Blame the skyrocketing prices on increased demand as Americans emerge from COVID-19 sheltering, coupled with lower supply driven in part by the recent cold snap in Texas that shuttered oil refineries.
Politics in Washington and around the globe can move gas and oil prices, but energy analysts say that’s not what is happening. They also warn that President Biden’s climate agenda likely will exacerbate the rise in fuel costs.
The average price for a gallon of regular gasoline ticked up to $2.85 nationally Sunday, according to AAA.
Retail prices for gasoline and diesel have jumped nearly 30% since November, when the average was $2.20 a gallon.
It’s the sharpest increase since the late 2000s, when motorists had to pay $4 per gallon on average to fill their tanks.
The price at the pump historically has been a roller coaster of seasonal fluctuations and long-term market cycles, but the ride still shocks consumers.
“People are more sensitive to changes in gas prices than any other thing they buy,” said Myron Ebell, director of the conservative Competitive Enterprise Institute’s Center for Energy and Environment. “That’s because the price of gas fluctuates a lot more than nearly any other product, and it’s something that anyone who has a car, which is most Americans, knows about well.”
Several factors are driving the current trend.
First, demand for oil and gas is increasing after nearly a yearlong lull. Americans are beginning to return to a semblance of normalcy as numbers from the COVID-19 pandemic improve. More people being vaccinated against the coronavirus, and rates of infection and hospitalizations are on the decline. Travel restrictions are starting to ease, and more workers are returning to commutes after months of logging on from home.
According to the U.S. Energy Information Administration, demand for gas in March hit the highest level since the onset of the pandemic.
Although demand has grown, supply has decreased. Domestic and foreign oil production remains lower than at any other time in recent years.

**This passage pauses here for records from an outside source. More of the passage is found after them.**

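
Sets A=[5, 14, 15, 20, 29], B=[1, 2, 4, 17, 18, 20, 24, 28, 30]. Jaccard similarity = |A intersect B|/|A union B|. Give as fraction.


A intersect B = [20]
|A intersect B| = 1
A union B = [1, 2, 4, 5, 14, 15, 17, 18, 20, 24, 28, 29, 30]
|A union B| = 13
Jaccard = 1/13 = 1/13

1/13


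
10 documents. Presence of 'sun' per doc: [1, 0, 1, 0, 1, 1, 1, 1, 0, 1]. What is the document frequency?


Checking each document for 'sun':
Doc 1: present
Doc 2: absent
Doc 3: present
Doc 4: absent
Doc 5: present
Doc 6: present
Doc 7: present
Doc 8: present
Doc 9: absent
Doc 10: present
df = sum of presences = 1 + 0 + 1 + 0 + 1 + 1 + 1 + 1 + 0 + 1 = 7

7


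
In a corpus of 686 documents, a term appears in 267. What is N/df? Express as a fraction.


IDF ratio = N / df
= 686 / 267
= 686/267

686/267


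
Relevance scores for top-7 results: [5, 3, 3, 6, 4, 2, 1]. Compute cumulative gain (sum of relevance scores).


Cumulative Gain = sum of relevance scores
Position 1: rel=5, running sum=5
Position 2: rel=3, running sum=8
Position 3: rel=3, running sum=11
Position 4: rel=6, running sum=17
Position 5: rel=4, running sum=21
Position 6: rel=2, running sum=23
Position 7: rel=1, running sum=24
CG = 24

24


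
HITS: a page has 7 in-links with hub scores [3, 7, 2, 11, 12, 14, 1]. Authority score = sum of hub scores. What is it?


Authority = sum of hub scores of in-linkers
In-link 1: hub score = 3
In-link 2: hub score = 7
In-link 3: hub score = 2
In-link 4: hub score = 11
In-link 5: hub score = 12
In-link 6: hub score = 14
In-link 7: hub score = 1
Authority = 3 + 7 + 2 + 11 + 12 + 14 + 1 = 50

50


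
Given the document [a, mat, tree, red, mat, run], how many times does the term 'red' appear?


Document has 6 words
Scanning for 'red':
Found at positions: [3]
Count = 1

1


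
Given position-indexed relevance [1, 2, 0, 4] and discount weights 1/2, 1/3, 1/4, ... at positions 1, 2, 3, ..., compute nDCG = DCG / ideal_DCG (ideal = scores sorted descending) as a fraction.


Position discount weights w_i = 1/(i+1) for i=1..4:
Weights = [1/2, 1/3, 1/4, 1/5]
Actual relevance: [1, 2, 0, 4]
DCG = 1/2 + 2/3 + 0/4 + 4/5 = 59/30
Ideal relevance (sorted desc): [4, 2, 1, 0]
Ideal DCG = 4/2 + 2/3 + 1/4 + 0/5 = 35/12
nDCG = DCG / ideal_DCG = 59/30 / 35/12 = 118/175

118/175


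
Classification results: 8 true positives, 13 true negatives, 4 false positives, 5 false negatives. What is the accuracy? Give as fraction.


Accuracy = (TP + TN) / (TP + TN + FP + FN)
TP + TN = 8 + 13 = 21
Total = 8 + 13 + 4 + 5 = 30
Accuracy = 21 / 30 = 7/10

7/10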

In December 2020, OPEC announced that it would be slashing oil production. OPEC said this month that it would maintain those cuts even though oil prices jumped to more than $60 per barrel from a low of $21 a barrel in May 2020.

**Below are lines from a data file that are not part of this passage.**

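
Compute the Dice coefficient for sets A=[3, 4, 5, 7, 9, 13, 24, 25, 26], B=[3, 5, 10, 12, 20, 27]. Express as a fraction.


A intersect B = [3, 5]
|A intersect B| = 2
|A| = 9, |B| = 6
Dice = 2*2 / (9+6)
= 4 / 15 = 4/15

4/15


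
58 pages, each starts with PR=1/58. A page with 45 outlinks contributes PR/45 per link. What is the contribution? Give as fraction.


Initial PR = 1/58 = 1/58
Outlinks = 45
Contribution per link = PR / outlinks
= 1/58 / 45
= 1/2610

1/2610


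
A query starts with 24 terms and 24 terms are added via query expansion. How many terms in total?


Original terms: 24
Expansion terms: 24
Total = 24 + 24 = 48

48


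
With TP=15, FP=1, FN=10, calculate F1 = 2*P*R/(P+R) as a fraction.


F1 = 2 * P * R / (P + R)
P = TP/(TP+FP) = 15/16 = 15/16
R = TP/(TP+FN) = 15/25 = 3/5
2 * P * R = 2 * 15/16 * 3/5 = 9/8
P + R = 15/16 + 3/5 = 123/80
F1 = 9/8 / 123/80 = 30/41

30/41


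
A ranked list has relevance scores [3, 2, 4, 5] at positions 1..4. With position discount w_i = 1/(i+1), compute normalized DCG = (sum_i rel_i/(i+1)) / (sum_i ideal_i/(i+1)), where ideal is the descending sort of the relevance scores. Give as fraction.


Position discount weights w_i = 1/(i+1) for i=1..4:
Weights = [1/2, 1/3, 1/4, 1/5]
Actual relevance: [3, 2, 4, 5]
DCG = 3/2 + 2/3 + 4/4 + 5/5 = 25/6
Ideal relevance (sorted desc): [5, 4, 3, 2]
Ideal DCG = 5/2 + 4/3 + 3/4 + 2/5 = 299/60
nDCG = DCG / ideal_DCG = 25/6 / 299/60 = 250/299

250/299


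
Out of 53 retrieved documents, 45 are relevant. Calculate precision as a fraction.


Precision = relevant_retrieved / total_retrieved
= 45 / 53
= 45 / (45 + 8)
= 45/53

45/53


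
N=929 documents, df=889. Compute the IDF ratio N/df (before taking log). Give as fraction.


IDF ratio = N / df
= 929 / 889
= 929/889

929/889


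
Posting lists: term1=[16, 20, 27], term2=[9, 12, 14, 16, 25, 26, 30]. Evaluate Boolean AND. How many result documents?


Boolean AND: find intersection of posting lists
term1 docs: [16, 20, 27]
term2 docs: [9, 12, 14, 16, 25, 26, 30]
Intersection: [16]
|intersection| = 1

1


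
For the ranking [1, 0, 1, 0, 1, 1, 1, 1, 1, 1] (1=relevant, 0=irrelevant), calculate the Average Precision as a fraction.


Computing P@k for each relevant position:
Position 1: relevant, P@1 = 1/1 = 1
Position 2: not relevant
Position 3: relevant, P@3 = 2/3 = 2/3
Position 4: not relevant
Position 5: relevant, P@5 = 3/5 = 3/5
Position 6: relevant, P@6 = 4/6 = 2/3
Position 7: relevant, P@7 = 5/7 = 5/7
Position 8: relevant, P@8 = 6/8 = 3/4
Position 9: relevant, P@9 = 7/9 = 7/9
Position 10: relevant, P@10 = 8/10 = 4/5
Sum of P@k = 1 + 2/3 + 3/5 + 2/3 + 5/7 + 3/4 + 7/9 + 4/5 = 7529/1260
AP = 7529/1260 / 8 = 7529/10080

7529/10080


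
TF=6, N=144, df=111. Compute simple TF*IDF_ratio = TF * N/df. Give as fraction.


TF * (N/df)
= 6 * (144/111)
= 6 * 48/37
= 288/37

288/37


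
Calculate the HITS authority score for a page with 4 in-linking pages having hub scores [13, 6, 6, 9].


Authority = sum of hub scores of in-linkers
In-link 1: hub score = 13
In-link 2: hub score = 6
In-link 3: hub score = 6
In-link 4: hub score = 9
Authority = 13 + 6 + 6 + 9 = 34

34


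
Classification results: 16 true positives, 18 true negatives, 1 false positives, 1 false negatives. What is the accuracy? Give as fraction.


Accuracy = (TP + TN) / (TP + TN + FP + FN)
TP + TN = 16 + 18 = 34
Total = 16 + 18 + 1 + 1 = 36
Accuracy = 34 / 36 = 17/18

17/18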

Overall, OPEC is producing nearly 2 million fewer barrels of oil daily than at this time last year.
Meanwhile, American oil wells and refineries are idle. Since the start of the pandemic, more than 120,000 energy jobs have been lost because of decreased demand for oil and gas. In Texas, alone, nearly 60,000 energy industry jobs were lost in 2020.
With refineries shuttered and half-staffed, some energy companies are struggling to meet rebounding demand.

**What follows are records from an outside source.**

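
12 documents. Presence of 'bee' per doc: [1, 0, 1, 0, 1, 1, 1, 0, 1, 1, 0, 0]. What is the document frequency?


Checking each document for 'bee':
Doc 1: present
Doc 2: absent
Doc 3: present
Doc 4: absent
Doc 5: present
Doc 6: present
Doc 7: present
Doc 8: absent
Doc 9: present
Doc 10: present
Doc 11: absent
Doc 12: absent
df = sum of presences = 1 + 0 + 1 + 0 + 1 + 1 + 1 + 0 + 1 + 1 + 0 + 0 = 7

7


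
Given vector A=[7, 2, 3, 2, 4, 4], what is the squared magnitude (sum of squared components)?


|A|^2 = sum of squared components
A[0]^2 = 7^2 = 49
A[1]^2 = 2^2 = 4
A[2]^2 = 3^2 = 9
A[3]^2 = 2^2 = 4
A[4]^2 = 4^2 = 16
A[5]^2 = 4^2 = 16
Sum = 49 + 4 + 9 + 4 + 16 + 16 = 98

98


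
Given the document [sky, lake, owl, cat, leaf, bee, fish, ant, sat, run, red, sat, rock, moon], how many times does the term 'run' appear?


Document has 14 words
Scanning for 'run':
Found at positions: [9]
Count = 1

1


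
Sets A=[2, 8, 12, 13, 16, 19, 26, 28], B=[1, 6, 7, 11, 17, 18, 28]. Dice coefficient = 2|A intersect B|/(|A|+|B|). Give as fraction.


A intersect B = [28]
|A intersect B| = 1
|A| = 8, |B| = 7
Dice = 2*1 / (8+7)
= 2 / 15 = 2/15

2/15


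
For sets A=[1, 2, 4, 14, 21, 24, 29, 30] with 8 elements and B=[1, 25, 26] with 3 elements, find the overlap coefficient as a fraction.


A intersect B = [1]
|A intersect B| = 1
min(|A|, |B|) = min(8, 3) = 3
Overlap = 1 / 3 = 1/3

1/3


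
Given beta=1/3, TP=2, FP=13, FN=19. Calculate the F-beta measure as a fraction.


P = TP/(TP+FP) = 2/15 = 2/15
R = TP/(TP+FN) = 2/21 = 2/21
beta^2 = 1/3^2 = 1/9
(1 + beta^2) = 10/9
Numerator = (1+beta^2)*P*R = 8/567
Denominator = beta^2*P + R = 2/135 + 2/21 = 104/945
F_beta = 5/39

5/39


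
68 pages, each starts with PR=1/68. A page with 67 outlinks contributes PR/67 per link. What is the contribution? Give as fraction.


Initial PR = 1/68 = 1/68
Outlinks = 67
Contribution per link = PR / outlinks
= 1/68 / 67
= 1/4556

1/4556


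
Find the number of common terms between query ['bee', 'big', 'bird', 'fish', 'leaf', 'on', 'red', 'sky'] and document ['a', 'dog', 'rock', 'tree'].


Query terms: ['bee', 'big', 'bird', 'fish', 'leaf', 'on', 'red', 'sky']
Document terms: ['a', 'dog', 'rock', 'tree']
Common terms: []
Overlap count = 0

0


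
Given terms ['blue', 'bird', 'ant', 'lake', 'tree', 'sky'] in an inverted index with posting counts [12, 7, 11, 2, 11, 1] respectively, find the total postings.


Summing posting list sizes:
'blue': 12 postings
'bird': 7 postings
'ant': 11 postings
'lake': 2 postings
'tree': 11 postings
'sky': 1 postings
Total = 12 + 7 + 11 + 2 + 11 + 1 = 44

44


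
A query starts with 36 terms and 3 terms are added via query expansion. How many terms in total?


Original terms: 36
Expansion terms: 3
Total = 36 + 3 = 39

39


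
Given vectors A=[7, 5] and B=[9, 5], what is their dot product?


Dot product = sum of element-wise products
A[0]*B[0] = 7*9 = 63
A[1]*B[1] = 5*5 = 25
Sum = 63 + 25 = 88

88


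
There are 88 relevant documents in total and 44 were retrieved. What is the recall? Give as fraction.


Recall = retrieved_relevant / total_relevant
= 44 / 88
= 44 / (44 + 44)
= 1/2

1/2


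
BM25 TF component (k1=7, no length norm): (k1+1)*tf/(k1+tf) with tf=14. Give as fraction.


BM25 TF component = (k1+1)*tf / (k1+tf)
k1 = 7, tf = 14
Numerator = (7+1)*14 = 112
Denominator = 7 + 14 = 21
= 112/21 = 16/3

16/3


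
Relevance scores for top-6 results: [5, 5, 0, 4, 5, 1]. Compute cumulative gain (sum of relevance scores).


Cumulative Gain = sum of relevance scores
Position 1: rel=5, running sum=5
Position 2: rel=5, running sum=10
Position 3: rel=0, running sum=10
Position 4: rel=4, running sum=14
Position 5: rel=5, running sum=19
Position 6: rel=1, running sum=20
CG = 20

20


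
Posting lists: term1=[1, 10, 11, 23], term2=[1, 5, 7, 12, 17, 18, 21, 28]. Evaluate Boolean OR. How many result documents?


Boolean OR: find union of posting lists
term1 docs: [1, 10, 11, 23]
term2 docs: [1, 5, 7, 12, 17, 18, 21, 28]
Union: [1, 5, 7, 10, 11, 12, 17, 18, 21, 23, 28]
|union| = 11

11


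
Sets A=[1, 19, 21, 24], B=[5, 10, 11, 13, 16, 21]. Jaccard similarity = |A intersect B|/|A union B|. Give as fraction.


A intersect B = [21]
|A intersect B| = 1
A union B = [1, 5, 10, 11, 13, 16, 19, 21, 24]
|A union B| = 9
Jaccard = 1/9 = 1/9

1/9


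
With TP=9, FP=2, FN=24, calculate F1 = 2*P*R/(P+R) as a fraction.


F1 = 2 * P * R / (P + R)
P = TP/(TP+FP) = 9/11 = 9/11
R = TP/(TP+FN) = 9/33 = 3/11
2 * P * R = 2 * 9/11 * 3/11 = 54/121
P + R = 9/11 + 3/11 = 12/11
F1 = 54/121 / 12/11 = 9/22

9/22


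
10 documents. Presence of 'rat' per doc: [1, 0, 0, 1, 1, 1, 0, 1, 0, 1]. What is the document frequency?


Checking each document for 'rat':
Doc 1: present
Doc 2: absent
Doc 3: absent
Doc 4: present
Doc 5: present
Doc 6: present
Doc 7: absent
Doc 8: present
Doc 9: absent
Doc 10: present
df = sum of presences = 1 + 0 + 0 + 1 + 1 + 1 + 0 + 1 + 0 + 1 = 6

6


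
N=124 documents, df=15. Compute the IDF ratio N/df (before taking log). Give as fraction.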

Domestic energy production further slowed because of severe winter weather along the Gulf Coast, which houses nearly half of the country’s petroleum refining capacity. Texas, which produces more than 4.6 million barrels of oil daily, was forced to halt work at most of its wells and refineries.
All of that has created a perfect storm for higher gas prices.
Consumers are feeling pain at the pump at an inopportune moment for Mr. Biden. Although the president is not responsible for the price hikes, his embrace of policies on climate change is unlikely to provide much relief.
Higher prices for fossil fuels are baked into the administration’s far-reaching goals. The president has reenrolled the U.S. in the Paris Agreement and committed the nation to the goal of net-zero carbon emissions by 2050.
One of Mr. Biden’s first moves in office was to revoke permits for the Keystone XL Pipeline, which would have carried 800,000 barrels of oil per day from Canada to refineries in the Texas Gulf Coast region. He also issued a moratorium on new oil and gas drilling on federal lands.
Both actions likely will hinder attempts to scale up domestic energy production to meet growing demand.
Mr. Biden might be willing to live with that.
“It’s also in their policy interest to have high gasoline prices … to convince people to get off gas-powered cars and transition to electric vehicles,” said Mr. Ebell. “They really do want high gas prices, in a way, but they have to balance that against the political damage done when gas prices skyrocket.”